Australian rules football trailblazer Peta Searle has been awarded a Medal of the Order of Australia (OAM) in the 2019 Queen’s Birthday Honours List.
Searle, who lives in Yarraville, was recognised in Monday’s list for her extensive service to Australian rules football.
As player and coach she has spent more than two decades spearheading the involvement of women in Australian Rules football at both community and professional levels.
Searle was head coach at the VFL Women’s Academy and coached the Western Bulldogs women’s team to the AFL’s first exhibition match in 2013.
She made history in 2014 when appointed by St Kilda as the first full-time female assistant coach in the men’s AFL competition.
Searle told Star Weekly she was “honoured and a little bit overwhelmed” by her Honours List medal.
“I just feel privileged that I may be helping shape things for girls and boys towards fairness and creating positive attitudes,” she said.
Working her way up in such a male-dominated sport has not been easy, but Searle’s passion and determination never wavered.
“I probably had my blinkers on in terms of it being unprecedented and how I was the first,” she said.
“I’ve fought my fair share of battles, I think there’s resistance right through your career in any field … girls are always being told they can’t do this or that, so it’s just always something you are working through.

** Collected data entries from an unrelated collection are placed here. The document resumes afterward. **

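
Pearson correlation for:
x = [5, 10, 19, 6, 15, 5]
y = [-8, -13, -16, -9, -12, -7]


n=6, Σx=60, Σy=-65, Σxy=-743, Σx²=772, Σy²=763
r = (6×(-743) - 60×(-65))/√((6×772 - 60²)(6×763 - (-65)²))
= -558/√(1032×353) = -558/√364296 ≈ -558/603.5694 ≈ -0.9245

r ≈ -0.9245


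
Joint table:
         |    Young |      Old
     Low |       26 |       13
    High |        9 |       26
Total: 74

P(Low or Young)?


P(Low∨Young) = P(Low) + P(Young) - P(Low∧Young)
= (39 + 35 - 26)/74 = 48/74 = 24/37

P = 24/37 ≈ 64.86%


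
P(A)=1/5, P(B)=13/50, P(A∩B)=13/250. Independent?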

“Hopefully I have helped inspire others and they think it will be possible for them to follow a dream.”
St Kilda has rewarded Searle’s hard work with the men’s team by appointing her as their inaugural AFLW coach as they enter the expanded league next season, alongside new teams from Richmond, Gold Coast and West Coast.
She is proud to be playing a key role in helping to develop the AFLW competition, seeing the support for women in AFL as a sign of a healthy shift not just in the game but more broadly in society.
“I think sport is a really good medium for changing attitudes, breaking down barriers and also getting people thinking in terms of respect and responsibility,” she said.
Searle said she was heartened to see people embrace the AFLW, particularly younger fans.
“I have gone to a lot of games with my own family and I always walk away with a really warm feeling,” she said. “The atmosphere it’s created is really positive, you’ve got these nine-year-old boys and girls running around idolising the women as much as the men.
“The real power of the AFLW will come through in 10 to 15 years when those young boys and girls grow up.”